What is bowel scope screening?

Bowel scope screening is a test that looks at:

  • the inside of the back passage (rectum)
  • the part of the large bowel closest to the rectum (the sigmoid colon).

This is where most bowel polyps and bowel cancers develop. Bowel scope screening only looks at the lower part of the bowel. It does not replace the FOB or FIT home screening test.

You have bowel scope screening as an outpatient at the hospital.

Before bowel scope screening

If you choose to have bowel scope screening, you will be sent an enema and instructions for how to use it. An enema is a liquid used to soften the poo. It does not give you diarrhoea, but you will need to go to the toilet straight away. This clears poo out of the lower part of the bowel and makes it easier for the nurse or doctor to see inside the bowel.

You use the enema on the day of the test. Most people find it easy to use.

What does bowel scope screening involve?

Bowel scope screening is done using a bendy tube with a light and camera on the end. This is called a sigmoidoscope. You lie on your left side and a doctor or nurse passes the tube into the back passage (rectum). A small amount of air is pumped into the bowel to make it easier to see inside. This can make you feel bloated for a few hours afterwards.

Bowel scope 

Most people find the bowel scope screening painless or have only mild discomfort. If you find it very painful, tell the doctor or nurse straight away. If you have pain, they will give you a gas that can relieve pain (Entonox®). This is sometimes called gas and air. You breathe it in through a mouthpiece.

During the test, the doctor or nurse will remove any polyps they find. They can also take samples of tissue (biopsies) from any areas of the bowel that look abnormal.

You can go home after the test is finished.

Getting your results

If your test result is normal, the doctor or nurse will tell you straight away. If the doctor or nurse removes polyps or takes biopsies during the test, you will get the results by post within 3 weeks.

Normal results

About 95 out of 100 people (95%) have a normal result from the test.
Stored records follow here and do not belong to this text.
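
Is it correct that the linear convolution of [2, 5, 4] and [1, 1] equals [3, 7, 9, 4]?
Recompute linear convolution of [2, 5, 4] and [1, 1]: y[0] = 2×1 = 2; y[1] = 2×1 + 5×1 = 7; y[2] = 5×1 + 4×1 = 9; y[3] = 4×1 = 4 → [2, 7, 9, 4]. Compare to given [3, 7, 9, 4]: they differ at index 0: given 3, correct 2, so answer: No

No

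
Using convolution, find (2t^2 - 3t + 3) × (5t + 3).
Ascending coefficients: a = [3, -3, 2], b = [3, 5]. c[0] = 3×3 = 9; c[1] = 3×5 + -3×3 = 6; c[2] = -3×5 + 2×3 = -9; c[3] = 2×5 = 10. Result coefficients: [9, 6, -9, 10] → 10t^3 - 9t^2 + 6t + 9

10t^3 - 9t^2 + 6t + 9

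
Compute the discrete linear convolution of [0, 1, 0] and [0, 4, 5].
y[0] = 0×0 = 0; y[1] = 0×4 + 1×0 = 0; y[2] = 0×5 + 1×4 + 0×0 = 4; y[3] = 1×5 + 0×4 = 5; y[4] = 0×5 = 0

[0, 0, 4, 5, 0]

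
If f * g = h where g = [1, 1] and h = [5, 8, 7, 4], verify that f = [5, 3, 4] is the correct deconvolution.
Forward-compute [5, 3, 4] * [1, 1]: h[0] = 5×1 = 5; h[1] = 5×1 + 3×1 = 8; h[2] = 3×1 + 4×1 = 7; h[3] = 4×1 = 4 → [5, 8, 7, 4]. Matches given h = [5, 8, 7, 4], so verified.

Verified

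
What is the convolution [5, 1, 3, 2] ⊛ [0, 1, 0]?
y[0] = 5×0 = 0; y[1] = 5×1 + 1×0 = 5; y[2] = 5×0 + 1×1 + 3×0 = 1; y[3] = 1×0 + 3×1 + 2×0 = 3; y[4] = 3×0 + 2×1 = 2; y[5] = 2×0 = 0

[0, 5, 1, 3, 2, 0]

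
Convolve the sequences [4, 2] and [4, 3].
y[0] = 4×4 = 16; y[1] = 4×3 + 2×4 = 20; y[2] = 2×3 = 6

[16, 20, 6]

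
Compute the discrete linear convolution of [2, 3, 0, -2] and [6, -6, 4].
y[0] = 2×6 = 12; y[1] = 2×-6 + 3×6 = 6; y[2] = 2×4 + 3×-6 + 0×6 = -10; y[3] = 3×4 + 0×-6 + -2×6 = 0; y[4] = 0×4 + -2×-6 = 12; y[5] = -2×4 = -8

[12, 6, -10, 0, 12, -8]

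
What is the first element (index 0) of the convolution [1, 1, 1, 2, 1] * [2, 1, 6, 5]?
Use y[k] = Σ_i a[i]·b[k-i] at k=0. y[0] = 1×2 = 2

2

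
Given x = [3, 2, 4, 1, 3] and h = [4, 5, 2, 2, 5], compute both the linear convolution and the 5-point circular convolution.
Linear: y_lin[0] = 3×4 = 12; y_lin[1] = 3×5 + 2×4 = 23; y_lin[2] = 3×2 + 2×5 + 4×4 = 32; y_lin[3] = 3×2 + 2×2 + 4×5 + 1×4 = 34; y_lin[4] = 3×5 + 2×2 + 4×2 + 1×5 + 3×4 = 44; y_lin[5] = 2×5 + 4×2 + 1×2 + 3×5 = 35; y_lin[6] = 4×5 + 1×2 + 3×2 = 28; y_lin[7] = 1×5 + 3×2 = 11; y_lin[8] = 3×5 = 15 → [12, 23, 32, 34, 44, 35, 28, 11, 15]. Circular (length 5): y[0] = 3×4 + 2×5 + 4×2 + 1×2 + 3×5 = 47; y[1] = 3×5 + 2×4 + 4×5 + 1×2 + 3×2 = 51; y[2] = 3×2 + 2×5 + 4×4 + 1×5 + 3×2 = 43; y[3] = 3×2 + 2×2 + 4×5 + 1×4 + 3×5 = 49; y[4] = 3×5 + 2×2 + 4×2 + 1×5 + 3×4 = 44 → [47, 51, 43, 49, 44]

Linear: [12, 23, 32, 34, 44, 35, 28, 11, 15], Circular: [47, 51, 43, 49, 44]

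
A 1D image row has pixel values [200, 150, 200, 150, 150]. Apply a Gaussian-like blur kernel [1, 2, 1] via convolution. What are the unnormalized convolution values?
Convolve image row [200, 150, 200, 150, 150] with kernel [1, 2, 1]: y[0] = 200×1 = 200; y[1] = 200×2 + 150×1 = 550; y[2] = 200×1 + 150×2 + 200×1 = 700; y[3] = 150×1 + 200×2 + 150×1 = 700; y[4] = 200×1 + 150×2 + 150×1 = 650; y[5] = 150×1 + 150×2 = 450; y[6] = 150×1 = 150 → [200, 550, 700, 700, 650, 450, 150]. Normalization factor = sum(kernel) = 4.

[200, 550, 700, 700, 650, 450, 150]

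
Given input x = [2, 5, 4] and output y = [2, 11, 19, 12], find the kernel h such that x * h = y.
Output length 4 = len(x) + len(h) - 1 ⇒ len(h) = 2. Solve h forward using h[k] = (y[k] - Σ_{i≥1} x[i]·h[k-i]) / x[0]: h[0] = y[0] / x[0] = 2 / 2 = 1; h[1] = (y[1] - 5×1) / x[0] = (11 - 5×1) / 2 = 3. So h = [1, 3]. Forward-check [2, 5, 4] * [1, 3]: y[0] = 2×1 = 2; y[1] = 2×3 + 5×1 = 11; y[2] = 5×3 + 4×1 = 19; y[3] = 4×3 = 12 → [2, 11, 19, 12] ✓

[1, 3]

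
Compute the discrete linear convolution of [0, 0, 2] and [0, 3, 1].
y[0] = 0×0 = 0; y[1] = 0×3 + 0×0 = 0; y[2] = 0×1 + 0×3 + 2×0 = 0; y[3] = 0×1 + 2×3 = 6; y[4] = 2×1 = 2

[0, 0, 0, 6, 2]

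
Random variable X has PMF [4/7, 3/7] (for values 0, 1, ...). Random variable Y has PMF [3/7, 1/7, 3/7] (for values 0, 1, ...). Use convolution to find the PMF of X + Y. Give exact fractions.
P(X+Y=k) = Σ_i P(X=i)·P(Y=k-i) — a convolution of [4/7, 3/7] and [3/7, 1/7, 3/7]. P(X+Y=0) = (4/7)×(3/7) = 12/49; P(X+Y=1) = (4/7)×(1/7) + (3/7)×(3/7) = 4/49 + 9/49 = 13/49; P(X+Y=2) = (4/7)×(3/7) + (3/7)×(1/7) = 12/49 + 3/49 = 15/49; P(X+Y=3) = (3/7)×(3/7) = 9/49. PMF: [12/49, 13/49, 15/49, 9/49] (sums to 1 ✓)

[12/49, 13/49, 15/49, 9/49]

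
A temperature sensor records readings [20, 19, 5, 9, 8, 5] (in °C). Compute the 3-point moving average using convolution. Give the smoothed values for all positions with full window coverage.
3-point moving average kernel = [1, 1, 1]. Apply in 'valid' mode (full window coverage): avg[0] = (20 + 19 + 5) / 3 = 14.67; avg[1] = (19 + 5 + 9) / 3 = 11.0; avg[2] = (5 + 9 + 8) / 3 = 7.33; avg[3] = (9 + 8 + 5) / 3 = 7.33. Smoothed values: [14.67, 11.0, 7.33, 7.33]

[14.67, 11.0, 7.33, 7.33]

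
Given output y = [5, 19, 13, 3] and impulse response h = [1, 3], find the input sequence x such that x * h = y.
Deconvolve y=[5, 19, 13, 3] by h=[1, 3]. Since h[0]=1, solve forward: x[0] = y[0] / 1 = 5; x[1] = (y[1] - 5×3) / 1 = 4; x[2] = (y[2] - 4×3) / 1 = 1. So x = [5, 4, 1]. Check by forward convolution: y[0] = 5×1 = 5; y[1] = 5×3 + 4×1 = 19; y[2] = 4×3 + 1×1 = 13; y[3] = 1×3 = 3

[5, 4, 1]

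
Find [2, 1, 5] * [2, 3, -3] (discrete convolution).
y[0] = 2×2 = 4; y[1] = 2×3 + 1×2 = 8; y[2] = 2×-3 + 1×3 + 5×2 = 7; y[3] = 1×-3 + 5×3 = 12; y[4] = 5×-3 = -15

[4, 8, 7, 12, -15]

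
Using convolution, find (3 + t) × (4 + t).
Ascending coefficients: a = [3, 1], b = [4, 1]. c[0] = 3×4 = 12; c[1] = 3×1 + 1×4 = 7; c[2] = 1×1 = 1. Result coefficients: [12, 7, 1] → 12 + 7t + t^2

12 + 7t + t^2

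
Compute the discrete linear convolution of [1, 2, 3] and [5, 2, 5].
y[0] = 1×5 = 5; y[1] = 1×2 + 2×5 = 12; y[2] = 1×5 + 2×2 + 3×5 = 24; y[3] = 2×5 + 3×2 = 16; y[4] = 3×5 = 15

[5, 12, 24, 16, 15]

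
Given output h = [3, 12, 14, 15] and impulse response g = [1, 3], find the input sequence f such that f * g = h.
Deconvolve h=[3, 12, 14, 15] by g=[1, 3]. Since g[0]=1, solve forward: f[0] = h[0] / 1 = 3; f[1] = (h[1] - 3×3) / 1 = 3; f[2] = (h[2] - 3×3) / 1 = 5. So f = [3, 3, 5]. Check by forward convolution: h[0] = 3×1 = 3; h[1] = 3×3 + 3×1 = 12; h[2] = 3×3 + 5×1 = 14; h[3] = 5×3 = 15

[3, 3, 5]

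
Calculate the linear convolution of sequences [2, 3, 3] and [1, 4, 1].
y[0] = 2×1 = 2; y[1] = 2×4 + 3×1 = 11; y[2] = 2×1 + 3×4 + 3×1 = 17; y[3] = 3×1 + 3×4 = 15; y[4] = 3×1 = 3

[2, 11, 17, 15, 3]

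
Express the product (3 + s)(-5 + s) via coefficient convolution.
Ascending coefficients: a = [3, 1], b = [-5, 1]. c[0] = 3×-5 = -15; c[1] = 3×1 + 1×-5 = -2; c[2] = 1×1 = 1. Result coefficients: [-15, -2, 1] → -15 - 2s + s^2

-15 - 2s + s^2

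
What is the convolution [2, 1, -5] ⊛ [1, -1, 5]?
y[0] = 2×1 = 2; y[1] = 2×-1 + 1×1 = -1; y[2] = 2×5 + 1×-1 + -5×1 = 4; y[3] = 1×5 + -5×-1 = 10; y[4] = -5×5 = -25

[2, -1, 4, 10, -25]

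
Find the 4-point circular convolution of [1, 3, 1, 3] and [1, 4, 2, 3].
Use y[k] = Σ_j u[j]·v[(k-j) mod 4]. y[0] = 1×1 + 3×3 + 1×2 + 3×4 = 24; y[1] = 1×4 + 3×1 + 1×3 + 3×2 = 16; y[2] = 1×2 + 3×4 + 1×1 + 3×3 = 24; y[3] = 1×3 + 3×2 + 1×4 + 3×1 = 16. Result: [24, 16, 24, 16]

[24, 16, 24, 16]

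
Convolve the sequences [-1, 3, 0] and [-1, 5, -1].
y[0] = -1×-1 = 1; y[1] = -1×5 + 3×-1 = -8; y[2] = -1×-1 + 3×5 + 0×-1 = 16; y[3] = 3×-1 + 0×5 = -3; y[4] = 0×-1 = 0

[1, -8, 16, -3, 0]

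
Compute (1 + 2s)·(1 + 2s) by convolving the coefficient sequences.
Ascending coefficients: a = [1, 2], b = [1, 2]. c[0] = 1×1 = 1; c[1] = 1×2 + 2×1 = 4; c[2] = 2×2 = 4. Result coefficients: [1, 4, 4] → 1 + 4s + 4s^2

1 + 4s + 4s^2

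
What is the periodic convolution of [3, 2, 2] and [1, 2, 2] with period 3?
Use y[k] = Σ_j a[j]·b[(k-j) mod 3]. y[0] = 3×1 + 2×2 + 2×2 = 11; y[1] = 3×2 + 2×1 + 2×2 = 12; y[2] = 3×2 + 2×2 + 2×1 = 12. Result: [11, 12, 12]

[11, 12, 12]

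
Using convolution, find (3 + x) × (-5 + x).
Ascending coefficients: a = [3, 1], b = [-5, 1]. c[0] = 3×-5 = -15; c[1] = 3×1 + 1×-5 = -2; c[2] = 1×1 = 1. Result coefficients: [-15, -2, 1] → -15 - 2x + x^2

-15 - 2x + x^2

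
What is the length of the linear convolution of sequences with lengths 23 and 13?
Linear/full convolution length: m + n - 1 = 23 + 13 - 1 = 35

35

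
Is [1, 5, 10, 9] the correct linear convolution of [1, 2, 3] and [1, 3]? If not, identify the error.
Recompute linear convolution of [1, 2, 3] and [1, 3]: y[0] = 1×1 = 1; y[1] = 1×3 + 2×1 = 5; y[2] = 2×3 + 3×1 = 9; y[3] = 3×3 = 9 → [1, 5, 9, 9]. Compare to given [1, 5, 10, 9]: they differ at index 2: given 10, correct 9, so answer: No

No. Error at index 2: given 10, correct 9.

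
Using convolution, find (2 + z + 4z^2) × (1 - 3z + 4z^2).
Ascending coefficients: a = [2, 1, 4], b = [1, -3, 4]. c[0] = 2×1 = 2; c[1] = 2×-3 + 1×1 = -5; c[2] = 2×4 + 1×-3 + 4×1 = 9; c[3] = 1×4 + 4×-3 = -8; c[4] = 4×4 = 16. Result coefficients: [2, -5, 9, -8, 16] → 2 - 5z + 9z^2 - 8z^3 + 16z^4

2 - 5z + 9z^2 - 8z^3 + 16z^4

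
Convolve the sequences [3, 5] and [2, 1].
y[0] = 3×2 = 6; y[1] = 3×1 + 5×2 = 13; y[2] = 5×1 = 5

[6, 13, 5]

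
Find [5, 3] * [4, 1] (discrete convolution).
y[0] = 5×4 = 20; y[1] = 5×1 + 3×4 = 17; y[2] = 3×1 = 3

[20, 17, 3]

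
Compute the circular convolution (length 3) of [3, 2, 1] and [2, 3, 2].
Use y[k] = Σ_j f[j]·g[(k-j) mod 3]. y[0] = 3×2 + 2×2 + 1×3 = 13; y[1] = 3×3 + 2×2 + 1×2 = 15; y[2] = 3×2 + 2×3 + 1×2 = 14. Result: [13, 15, 14]

[13, 15, 14]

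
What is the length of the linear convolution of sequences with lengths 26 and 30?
Linear/full convolution length: m + n - 1 = 26 + 30 - 1 = 55

55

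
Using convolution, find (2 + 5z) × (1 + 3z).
Ascending coefficients: a = [2, 5], b = [1, 3]. c[0] = 2×1 = 2; c[1] = 2×3 + 5×1 = 11; c[2] = 5×3 = 15. Result coefficients: [2, 11, 15] → 2 + 11z + 15z^2

2 + 11z + 15z^2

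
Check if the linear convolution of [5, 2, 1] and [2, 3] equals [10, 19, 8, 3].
Recompute linear convolution of [5, 2, 1] and [2, 3]: y[0] = 5×2 = 10; y[1] = 5×3 + 2×2 = 19; y[2] = 2×3 + 1×2 = 8; y[3] = 1×3 = 3 → [10, 19, 8, 3]. Given [10, 19, 8, 3] matches, so answer: Yes

Yes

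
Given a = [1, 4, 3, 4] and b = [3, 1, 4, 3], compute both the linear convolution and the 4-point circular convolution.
Linear: y_lin[0] = 1×3 = 3; y_lin[1] = 1×1 + 4×3 = 13; y_lin[2] = 1×4 + 4×1 + 3×3 = 17; y_lin[3] = 1×3 + 4×4 + 3×1 + 4×3 = 34; y_lin[4] = 4×3 + 3×4 + 4×1 = 28; y_lin[5] = 3×3 + 4×4 = 25; y_lin[6] = 4×3 = 12 → [3, 13, 17, 34, 28, 25, 12]. Circular (length 4): y[0] = 1×3 + 4×3 + 3×4 + 4×1 = 31; y[1] = 1×1 + 4×3 + 3×3 + 4×4 = 38; y[2] = 1×4 + 4×1 + 3×3 + 4×3 = 29; y[3] = 1×3 + 4×4 + 3×1 + 4×3 = 34 → [31, 38, 29, 34]

Linear: [3, 13, 17, 34, 28, 25, 12], Circular: [31, 38, 29, 34]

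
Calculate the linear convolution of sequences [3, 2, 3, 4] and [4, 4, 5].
y[0] = 3×4 = 12; y[1] = 3×4 + 2×4 = 20; y[2] = 3×5 + 2×4 + 3×4 = 35; y[3] = 2×5 + 3×4 + 4×4 = 38; y[4] = 3×5 + 4×4 = 31; y[5] = 4×5 = 20

[12, 20, 35, 38, 31, 20]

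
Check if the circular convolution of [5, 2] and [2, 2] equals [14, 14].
Recompute circular convolution of [5, 2] and [2, 2]: y[0] = 5×2 + 2×2 = 14; y[1] = 5×2 + 2×2 = 14 → [14, 14]. Given [14, 14] matches, so answer: Yes

Yes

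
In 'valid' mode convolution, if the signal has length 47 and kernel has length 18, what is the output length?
'Valid' mode counts only positions where the kernel fully overlaps the signal: m - n + 1 = 47 - 18 + 1 = 30

30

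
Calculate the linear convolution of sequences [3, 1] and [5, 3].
y[0] = 3×5 = 15; y[1] = 3×3 + 1×5 = 14; y[2] = 1×3 = 3

[15, 14, 3]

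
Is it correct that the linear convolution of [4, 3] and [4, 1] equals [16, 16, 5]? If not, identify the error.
Recompute linear convolution of [4, 3] and [4, 1]: y[0] = 4×4 = 16; y[1] = 4×1 + 3×4 = 16; y[2] = 3×1 = 3 → [16, 16, 3]. Compare to given [16, 16, 5]: they differ at index 2: given 5, correct 3, so answer: No

No. Error at index 2: given 5, correct 3.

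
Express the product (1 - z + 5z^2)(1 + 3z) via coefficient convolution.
Ascending coefficients: a = [1, -1, 5], b = [1, 3]. c[0] = 1×1 = 1; c[1] = 1×3 + -1×1 = 2; c[2] = -1×3 + 5×1 = 2; c[3] = 5×3 = 15. Result coefficients: [1, 2, 2, 15] → 1 + 2z + 2z^2 + 15z^3

1 + 2z + 2z^2 + 15z^3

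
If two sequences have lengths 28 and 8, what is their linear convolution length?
Linear/full convolution length: m + n - 1 = 28 + 8 - 1 = 35

35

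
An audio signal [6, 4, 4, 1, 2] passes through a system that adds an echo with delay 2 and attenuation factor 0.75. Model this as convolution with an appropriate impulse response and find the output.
Direct-path + delayed-attenuated-path model → impulse response h = [1, 0, 0.75] (1 at lag 0, 0.75 at lag 2). Output y[n] = x[n] + 0.75·x[n - 2] (with x[n] = 0 outside 0..4): y[0] = 6 + 0.75×0 = 6; y[1] = 4 + 0.75×0 = 4; y[2] = 4 + 0.75×6 = 8.5; y[3] = 1 + 0.75×4 = 4.0; y[4] = 2 + 0.75×4 = 5.0; y[5] = 0 + 0.75×1 = 0.75; y[6] = 0 + 0.75×2 = 1.5. So y = [6, 4, 8.5, 4.0, 5.0, 0.75, 1.5]

[6, 4, 8.5, 4.0, 5.0, 0.75, 1.5]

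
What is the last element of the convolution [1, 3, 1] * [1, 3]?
Use y[k] = Σ_i a[i]·b[k-i] at k=3. y[3] = 1×3 = 3

3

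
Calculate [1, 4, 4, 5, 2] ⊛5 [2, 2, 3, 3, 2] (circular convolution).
Use y[k] = Σ_j s[j]·t[(k-j) mod 5]. y[0] = 1×2 + 4×2 + 4×3 + 5×3 + 2×2 = 41; y[1] = 1×2 + 4×2 + 4×2 + 5×3 + 2×3 = 39; y[2] = 1×3 + 4×2 + 4×2 + 5×2 + 2×3 = 35; y[3] = 1×3 + 4×3 + 4×2 + 5×2 + 2×2 = 37; y[4] = 1×2 + 4×3 + 4×3 + 5×2 + 2×2 = 40. Result: [41, 39, 35, 37, 40]

[41, 39, 35, 37, 40]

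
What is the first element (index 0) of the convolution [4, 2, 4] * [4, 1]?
Use y[k] = Σ_i a[i]·b[k-i] at k=0. y[0] = 4×4 = 16

16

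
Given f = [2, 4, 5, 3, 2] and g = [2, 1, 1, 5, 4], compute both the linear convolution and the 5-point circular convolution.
Linear: y_lin[0] = 2×2 = 4; y_lin[1] = 2×1 + 4×2 = 10; y_lin[2] = 2×1 + 4×1 + 5×2 = 16; y_lin[3] = 2×5 + 4×1 + 5×1 + 3×2 = 25; y_lin[4] = 2×4 + 4×5 + 5×1 + 3×1 + 2×2 = 40; y_lin[5] = 4×4 + 5×5 + 3×1 + 2×1 = 46; y_lin[6] = 5×4 + 3×5 + 2×1 = 37; y_lin[7] = 3×4 + 2×5 = 22; y_lin[8] = 2×4 = 8 → [4, 10, 16, 25, 40, 46, 37, 22, 8]. Circular (length 5): y[0] = 2×2 + 4×4 + 5×5 + 3×1 + 2×1 = 50; y[1] = 2×1 + 4×2 + 5×4 + 3×5 + 2×1 = 47; y[2] = 2×1 + 4×1 + 5×2 + 3×4 + 2×5 = 38; y[3] = 2×5 + 4×1 + 5×1 + 3×2 + 2×4 = 33; y[4] = 2×4 + 4×5 + 5×1 + 3×1 + 2×2 = 40 → [50, 47, 38, 33, 40]

Linear: [4, 10, 16, 25, 40, 46, 37, 22, 8], Circular: [50, 47, 38, 33, 40]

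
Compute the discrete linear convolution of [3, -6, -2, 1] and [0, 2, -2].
y[0] = 3×0 = 0; y[1] = 3×2 + -6×0 = 6; y[2] = 3×-2 + -6×2 + -2×0 = -18; y[3] = -6×-2 + -2×2 + 1×0 = 8; y[4] = -2×-2 + 1×2 = 6; y[5] = 1×-2 = -2

[0, 6, -18, 8, 6, -2]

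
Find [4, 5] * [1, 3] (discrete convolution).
y[0] = 4×1 = 4; y[1] = 4×3 + 5×1 = 17; y[2] = 5×3 = 15

[4, 17, 15]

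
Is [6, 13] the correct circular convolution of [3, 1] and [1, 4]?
Recompute circular convolution of [3, 1] and [1, 4]: y[0] = 3×1 + 1×4 = 7; y[1] = 3×4 + 1×1 = 13 → [7, 13]. Compare to given [6, 13]: they differ at index 0: given 6, correct 7, so answer: No

No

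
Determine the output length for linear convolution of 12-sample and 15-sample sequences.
Linear/full convolution length: m + n - 1 = 12 + 15 - 1 = 26

26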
This means the test found no polyps and nothing else abnormal in the bowel. If your test result is normal, the doctor or nurse will tell you straight away.

It is important to be aware of bowel cancer symptoms in future, even if you have a normal result.

Polyps

Around 5 out of 100 people screened (about 5%) have polyps. The nurse or doctor usually removes any polyps they find. They will tell you if they have done this.

They send the polyp to the laboratory to be checked by a pathologist. This is a doctor who specialises in in studying tissue samples and cells.

Most polyps are not cancerous (benign).

If you had polyps removed during your bowel scope test, you will get the results by post within 3 weeks. This is to tell you whether you need a follow-up appointment or further tests. You may be offered another test to check all of your large bowel. This is usually a colonoscopy.

Your GP will also get a letter with your results.

Cancer

Rarely, the screening will find bowel cancer. About 1 in 300 people who have bowel scope screening have cancer.

If cancer is found, it is likely to be at an early stage. Around 9 out of 10 of bowel cancers (about 90%) can be cured if found at an early stage.

Your nurse or doctor will arrange for you to see a specialist as soon as possible.

Risks of bowel scope screening

Bowel scope screening is a safe test. Most people do not have any problems after it. But rarely, there can be problems.

About 1 in 250 people have heavy bleeding after having a polyp removed. They may need to go into hospital to have this treated.

Sometimes the bowel can be torn or damaged, but this is very rare. If it happens, you will need an operation to repair the tear. Symptoms of a tear include:

  • severe tummy pain
  • a high temperature
  • bleeding from the back passage
  • being sick.

If you have any of these symptoms, contact your GP or go to your nearest emergency department A&E straight away.